For any $x\in R$ we have $$d(x,x)=|x-x|=\left|0\right|=0$$

by the definition of absolute value.

2.

(Positivity) Let $x,y\in R$ such that $x\ne y$. By trichotomy of order, we either have $x-y>0$ or $x-y<0$. In the former case, $|x-y|=x-y>0$ by hypothesis.
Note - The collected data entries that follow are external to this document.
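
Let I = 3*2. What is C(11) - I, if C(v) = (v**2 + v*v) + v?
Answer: 247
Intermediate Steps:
I = 6
C(v) = v + 2*v**2 (C(v) = (v**2 + v**2) + v = 2*v**2 + v = v + 2*v**2)
C(11) - I = 11*(1 + 2*11) - 1*6 = 11*(1 + 22) - 6 = 11*23 - 6 = 253 - 6 = 247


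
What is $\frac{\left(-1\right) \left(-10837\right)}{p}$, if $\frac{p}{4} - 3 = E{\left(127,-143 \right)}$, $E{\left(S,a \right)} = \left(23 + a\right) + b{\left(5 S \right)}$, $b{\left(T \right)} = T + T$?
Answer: $\frac{10837}{4612} \approx 2.3497$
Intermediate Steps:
$b{\left(T \right)} = 2 T$
$E{\left(S,a \right)} = 23 + a + 10 S$ ($E{\left(S,a \right)} = \left(23 + a\right) + 2 \cdot 5 S = \left(23 + a\right) + 10 S = 23 + a + 10 S$)
$p = 4612$ ($p = 12 + 4 \left(23 - 143 + 10 \cdot 127\right) = 12 + 4 \left(23 - 143 + 1270\right) = 12 + 4 \cdot 1150 = 12 + 4600 = 4612$)
$\frac{\left(-1\right) \left(-10837\right)}{p} = \frac{\left(-1\right) \left(-10837\right)}{4612} = 10837 \cdot \frac{1}{4612} = \frac{10837}{4612}$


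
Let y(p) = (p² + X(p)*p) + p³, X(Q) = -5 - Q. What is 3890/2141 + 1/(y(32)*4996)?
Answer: 633718221661/348789385088 ≈ 1.8169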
In the latter case, $|x-y|=-(x-y)$ and the latter is positive by Proposition 5.4.4.

3.

(Symmetry) Let $x,y\in R$. By Proposition 5.3.11 (Laws of algebra), we have $$d(x,y)=|x-y|=\{\begin{array}{cc}x-y,\hfill & x-y>0\hfill \\ 0,\hfill & x-y=0\hfill \\ -(x-y),\hfill & x-y<0\hfill \end{array}=\{\begin{array}{cc}-(y-x),\hfill & y-x<0\hfill \\ 0,\hfill & y-x=0\hfill \\ y-x,\hfill & y-x>0\hfill \end{array}=|y-x|=d(y,x).$$

4.

(Triangle inequality) Let $x,y,z\in R$. Triangle inequality for the metric $d$ can be easily deduced from the triangle inequality for the absolute value: $$d(x,z)=|x-z|=\left|(x-y)+(y-z)\right|\le \left|(x-y)\right|+\left|(y-z)\right|=d(x,y)+d(y,z).$$

(Triangle inequality for absolute value can be easily verified case-by-case:

$$|a+b|=\{\begin{array}{cc}a+b,\hfill & a+b\ge 0\hfill \\ -a+(-b),\hfill & a+b<0\hfill \end{array}\le \{\begin{array}{cc}\left|a\right|+\left|b\right|,\hfill & a+b\ge 0\hfill \\ \left|a\right|+\left|b\right|,\hfill & a+b<0\hfill \end{array}=\left|a\right|+\left|b\right|$$

since $-x,x\le \left|x\right|$ for any $x\in R$.)